In this instance, adults over the age of 30 might do well to listen. The Pew study and a mounting body of new research is showing that the very generation accused of sharing too much information online is actually leading the pack in online privacy.
The Pew study found, for instance, that social networkers ages 18 to 29 were the most likely to change the privacy settings on their profiles to limit what they share with others online. The percentage who did so was 71 percent, compared with just 55 percent of the 50- to 64-year-old bracket. Meanwhile, about two-thirds of all social networkers who were surveyed said they've tightened security settings.
The survey also determined that:
- about half of young people in that 18-29 bracket have deleted comments that others have made on their profile, compared with just 29 percent of those ages 30 to 49 and 26 percent of 50- to 64-year-olds. The numbers were similar when it came to social networkers who removed their names from photos that were tagged to identify them.
- When asked how much they can trust social networking sites, 28 percent of the youngest adults surveyed said "never." A fifth in the 30-49 bracket said that and just 14 percent of those ages 50 to 64 agreed.

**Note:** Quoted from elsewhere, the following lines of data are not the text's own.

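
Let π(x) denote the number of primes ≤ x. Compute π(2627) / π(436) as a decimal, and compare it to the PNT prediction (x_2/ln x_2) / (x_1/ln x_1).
π(2627)/π(436) = 381/84 ≈ 4.5357;  PNT prediction ≈ 4.6509.

π(436) = 84 and π(2627) = 381, so π(2627)/π(436) ≈ 4.5357. The PNT-predicted ratio is (2627/ln(2627)) / (436/ln(436)) ≈ 4.6509. The two agree to within a few percent, as expected.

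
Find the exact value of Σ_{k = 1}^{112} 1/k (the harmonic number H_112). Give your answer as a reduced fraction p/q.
H_112 = 815184434573383335650686014939192934428778620497/153803387341307877636928566091115101174034840640

Direct summation: H_112 = 1 + 1/2 + ... + 1/112. The least common denominator is lcm(1, ..., 112) = 8459186303771933270031071135011330564571916235200; over this denominator the numerator is 8459186303771933270031071135011330564571916235200 + 4229593151885966635015535567505665282285958117600 + 2819728767923977756677023711670443521523972078400 + 2114796575942983317507767783752832641142979058800 + 1691837260754386654006214227002266112914383247040 + 1409864383961988878338511855835221760761986039200 + 1208455186253133324290153019287332937795988033600 + 1057398287971491658753883891876416320571489529400 + 939909589307992585559007903890147840507990692800 + 845918630377193327003107113501133056457191623520 + 769016936706539388184642830455575505870174203200 + 704932191980994439169255927917610880380993019600 + 650706638751687174617774702693179274197839710400 + 604227593126566662145076509643666468897994016800 + 563945753584795551335404742334088704304794415680 + 528699143985745829376941945938208160285744764700 + 497599194339525486472415949118313562621877425600 + 469954794653996292779503951945073920253995346400 + 445220331777470172106898480790070029714311380800 + 422959315188596663501553556750566528228595811760 + 402818395417711108096717673095777645931996011200 + 384508468353269694092321415227787752935087101600 + 367790708859649272610046571087449154981387662400 + 352466095990497219584627963958805440190496509800 + 338367452150877330801242845400453222582876649408 + 325353319375843587308887351346589637098919855200 + 313303196435997528519669301296715946835996897600 + 302113796563283331072538254821833234448997008400 + 291696079440411492070036935690045881536962628800 + 281972876792397775667702371167044352152397207840 + 272876977541030105484873262419720340792642459200 + 264349571992872914688470972969104080142872382350 + 256338978902179796061547610151858501956724734400 + 248799597169762743236207974559156781310938712800 + 241691037250626664858030603857466587559197606720 + 234977397326998146389751975972536960126997673200 + 228626656858700899190028949594900826069511249600 + 222610165888735086053449240395035014857155690400 + 216902212917229058205924900897726424732613236800 + 211479657594298331750776778375283264114297905880 + 206321617165169104147099295975886111331022347200 + 201409197708855554048358836547888822965998005600 + 196725262878417052791420258953751873594695726400 + 192254234176634847046160707613893876467543550800 + 187981917861598517111801580778029568101598138560 + 183895354429824636305023285543724577490693831200 + 179982687314296452553852577340666607756849281600 + 176233047995248609792313981979402720095248254900 + 172636455179019046327164717041047562542284004800 + 169183726075438665400621422700226611291438324704 + 165866398113175162157471983039437854207292475200 + 162676659687921793654443675673294818549459927600 + 159607288750413835283605115754930765369281438400 + 156651598217998764259834650648357973417998448800 + 153803387341307877636928566091115101174034840640 + 151056898281641665536269127410916617224498504200 + 148406777259156724035632826930023343238103793600 + 145848039720205746035018467845022940768481314400 + 143376039046981919831035103983242890924947732800 + 140986438396198887833851185583522176076198603920 + 138675185307736610984115920246087386304457643200 + 136438488770515052742436631209860170396321229600 + 134272798472570369365572557698592548643998670400 + 132174785996436457344235486484552040071436191175 + 130141327750337434923554940538635854839567942080 + 128169489451089898030773805075929250978362367200 + 126256511996596018955687628880766127829431585600 + 124399798584881371618103987279578390655469356400 + 122596902953216424203348857029149718327129220800 + 120845518625313332429015301928733293779598803360 + 119143469067210327746916494859314514993970651200 + 117488698663499073194875987986268480063498836600 + 115879264435231962603165358013853843350300222400 + 114313328429350449595014474797450413034755624800 + 112789150716959110267080948466817740860958883136 + 111305082944367543026724620197517507428577845200 + 109859562386648484026377547207939357981453457600 + 108451106458614529102962450448863212366306618400 + 107078307642682699620646470063434564108505268800 + 105739828797149165875388389187641632057148952940 + 104434398811999176173223100432238648945332299200 + 103160808582584552073549647987943055665511173600 + 101917907274360641807603266686883500777974894400 + 100704598854427777024179418273944411482999002800 + 99519838867905097294483189823662712524375485120 + 98362631439208526395710129476875936797347863200 + 97232026480137164023345645230015293845654209600 + 96127117088317423523080353806946938233771775400 + 95047037121032958090236754325970006343504676800 + 93990958930799258555900790389014784050799069280 + 92958091250241024945396386099025610599691387200 + 91947677214912318152511642771862288745346915600 + 90958992513676701828291087473240113597547486400 + 89991343657148226276926288670333303878424640800 + 89044066355494034421379696158014005942862276160 + 88116523997624304896156990989701360047624127450 + 87208106224452920309598671494962170768782641600 + 86318227589509523163582358520523781271142002400 + 85446326300726598687182536717286167318908244800 + 84591863037719332700310711350113305645719162352 + 83754319839326071980505654802092381827444715200 + 82933199056587581078735991519718927103646237600 + 82128022366717798738165739174867287034678798400 + 81338329843960896827221837836647409274729963800 + 80563679083542221619343534619155529186399202240 + 79803644375206917641802557877465382684640719200 + 79057815923102180093748328364591874435251553600 + 78325799108999382129917325324178986708999224400 + 77607213796072782293863037935883766647448772800 + 76901693670653938818464283045557550587017420320 + 76208885619566966396676316531633608689837083200 + 75528449140820832768134563705458308612249252100 = 44835143901536083460787730821655611393582824127335, so H_112 = 44835143901536083460787730821655611393582824127335/8459186303771933270031071135011330564571916235200; reducing by gcd(44835143901536083460787730821655611393582824127335, 8459186303771933270031071135011330564571916235200) = 55 gives 815184434573383335650686014939192934428778620497/153803387341307877636928566091115101174034840640 ≈ 5.30017. (The PNT-adjacent estimate ln(112) + γ ≈ 5.29571 matches within O(1/n).)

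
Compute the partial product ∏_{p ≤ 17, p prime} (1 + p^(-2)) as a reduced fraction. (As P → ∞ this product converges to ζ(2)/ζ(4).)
∏ = 17690000/11792781

The primes p ≤ 17 are [2, 3, 5, 7, 11, 13, 17]. For each, (1 + 1/p^2) = (p^2 + 1)/p^2. Multiplying these fractions over p ∈ [2, 3, 5, 7, 11, 13, 17] gives 17690000/11792781. (In the limit P → ∞ this tends to ζ(2)/ζ(4).)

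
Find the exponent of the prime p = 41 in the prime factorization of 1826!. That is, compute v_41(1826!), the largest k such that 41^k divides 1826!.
v_41(1826!) = 45

Legendre's formula: v_p(n!) = Σ_{k ≥ 1} ⌊n / p^k⌋. For p = 41, n = 1826, the terms are:
  ⌊1826/41^1⌋ = ⌊1826/41⌋ = 44
  ⌊1826/41^2⌋ = ⌊1826/1681⌋ = 1
(the next term ⌊1826/41^3⌋ = 0, terminating the sum). Summing: v_41(1826!) = 44 + 1 = 45.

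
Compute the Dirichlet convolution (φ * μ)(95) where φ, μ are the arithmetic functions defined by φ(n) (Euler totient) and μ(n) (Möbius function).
(φ * μ)(95) = 51

Divisors of 95: [1, 5, 19, 95]. For each d | 95:
  d = 1: φ(1) · μ(95/1) = 1 · 1 = 1
  d = 5: φ(5) · μ(95/5) = 4 · -1 = -4
  d = 19: φ(19) · μ(95/19) = 18 · -1 = -18
  d = 95: φ(95) · μ(95/95) = 72 · 1 = 72
Summing: (φ * μ)(95) = 1 + -4 + -18 + 72 = 51.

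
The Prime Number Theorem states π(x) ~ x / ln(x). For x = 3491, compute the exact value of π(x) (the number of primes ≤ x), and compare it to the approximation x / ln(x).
π(3491) = 488;  x/ln(x) ≈ 427.93;  relative error ≈ 12.31%.

Directly count primes up to 3491: π(3491) = 488. The PNT approximation gives 3491/ln(3491) ≈ 3491/8.15794 ≈ 427.93. Relative error (π(x) − x/ln(x)) / π(x) ≈ 12.31%; the approximation is known to undercount slightly (Li(x) is a better estimate).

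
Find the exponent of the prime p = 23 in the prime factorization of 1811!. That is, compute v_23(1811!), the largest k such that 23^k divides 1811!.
v_23(1811!) = 81

Legendre's formula: v_p(n!) = Σ_{k ≥ 1} ⌊n / p^k⌋. For p = 23, n = 1811, the terms are:
  ⌊1811/23^1⌋ = ⌊1811/23⌋ = 78
  ⌊1811/23^2⌋ = ⌊1811/529⌋ = 3
(the next term ⌊1811/23^3⌋ = 0, terminating the sum). Summing: v_23(1811!) = 78 + 3 = 81.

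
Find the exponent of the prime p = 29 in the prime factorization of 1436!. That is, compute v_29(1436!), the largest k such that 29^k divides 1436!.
v_29(1436!) = 50

Legendre's formula: v_p(n!) = Σ_{k ≥ 1} ⌊n / p^k⌋. For p = 29, n = 1436, the terms are:
  ⌊1436/29^1⌋ = ⌊1436/29⌋ = 49
  ⌊1436/29^2⌋ = ⌊1436/841⌋ = 1
(the next term ⌊1436/29^3⌋ = 0, terminating the sum). Summing: v_29(1436!) = 49 + 1 = 50.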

The Pew report, which was released Thursday, was compiled from telephone interviews conducted by Princeton Survey Research International between Aug. 18 and Sept. 14, 2009, among a sample of 2,253 adults. The margin of error is plus or minus 2.3 percentage points.
Mary Madden, the Pew researcher who was the study's lead author, says the findings partly reflect the fact that young people have been using social networking longer than their elders, thus making them more experienced in dealing with its intricacies.
But she says young people also are at a point in their lives where, like McManus, they're looking for work and just starting to develop a name for themselves.
Consider also that the study found that a quarter of online adults said their employers now have policies about how they portray themselves online.
"Young adults have, in many ways, been forced to become experts in their own form of social revision," Madden says.
They're also an extremely "brand conscious" generation, says Fred Stutzman, a doctoral candidate at the School of Information and Library Science at the University of North Carolina who co-founded ClaimID.com, a free online identity management service that he now uses as a research project.
"Increasingly, it's the advice that young people get from counselors and elsewhere: 'You need to have your own brand and you have to watch that brand,'" Stutzman says.
He jokes that older people don't care as much because "if you've got a pension, you can pretty much say what you want."
There might be a bit of truth to that. The older you get, the less you have to worry about applying to college and attempting to move up the career ladder.
Stefanie Juell, a 28-year-old in Westchester County, N.Y., has become increasingly aware of this. So she recently opened an extra Facebook account after her supervisor and people she'd met through work started to friend her on her personal account.
"You don't exactly want to reject your supervisor," she says. "Nor do you want him or her to see everything that your friends write on your wall or the pictures that people tag of you."
So now, she uses that new professional Facebook account for her job in alumni relations at a small liberal arts college. In the evening, she shifts to her long-standing personal Facebook account, which has its security settings set as tightly as possible.
"It's important to separate," she says, "and to maintain a work-life balance."